THE FREE SCREEN: KEVIN JEROME EVERSON at TIFF Bell Lightbox tonight and Friday (October 3 and 4) at 6:30 pm. See listings. tiff.net. Rating: NNNN


TIFF Cinematheque’s Free Screen kicks off its fall season with a two-night salute to American filmmaker Kevin Jerome Everson, whose work considers the contemporary African-American experience in a manner that can be playful and mournful in the same moment.

Consider The Pritchard, Undefeated and Century, which screen as part of All Down The Line: Films By Kevin Jerome Everson tonight (Thursday, October 3) at 6:30 pm all three shorts deal with men and their cars, in the process illuminating much more than that.

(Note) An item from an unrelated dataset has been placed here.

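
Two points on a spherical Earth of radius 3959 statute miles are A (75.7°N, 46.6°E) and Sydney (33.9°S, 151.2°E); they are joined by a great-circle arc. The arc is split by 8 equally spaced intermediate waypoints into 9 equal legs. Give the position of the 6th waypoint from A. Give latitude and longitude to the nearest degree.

≈ (7°N, 140°E)

The haversine formula gives a central angle δ ≈ 2.205 rad (126.3°) between the endpoints.
Interpolate at f = 6/9 with slerp weights a = sin((1−f)δ)/sin δ ≈ 0.832, b = sin(fδ)/sin δ ≈ 1.235.
p = a·p₁ + b·p₂ ≈ (-0.757, 0.643, 0.118); φ = arcsin(p_z) ≈ 6.76°, λ = atan2(p_y, p_x) ≈ 139.65°.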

The Pritchard is a single silent take of a man pushing a car along a rural road. (Someone’s in the driver’s seat, steering, but we never get a clear look at him or her.) As one car passes him in the opposite direction, then another and another, we wonder why no one’s stopping to help: is it a racial thing? A class issue? Something else entirely? We’re allowed the time to think about it, and to wonder what our conclusions say about our expectations. Undefeated features another car that refuses to function – it may even be the same one – while Century finds inventive humour in a long take of an old Buick being flattened at a junkyard.

Everson gets more serious in Company Line – a half-hour documentary about snowplow drivers in Mansfield, Ohio – and Emergency Needs, which recreates a televised press conference in Cleveland following a shooting in the summer of 1968 through a cracked lens. And in Rita Larson’s Boy, actors read dialogue from the 70s sitcom Sanford & Son to show us how black characters were portrayed four decades ago.

Friday night’s program showcases Everson’s new feature documentary, The Island Of St. Matthews, an impressionistic 16mm travelogue about his hometown of Columbus, Mississippi, which became an island after a massive flood in 1973.

It feels like a thoughtful, intelligent corrective to the grotesque posturing of Beasts Of The Southern Wild – the artful response of someone who chooses to understand the people who refuse to leave a devastated area rather than exploit them for cheap drama.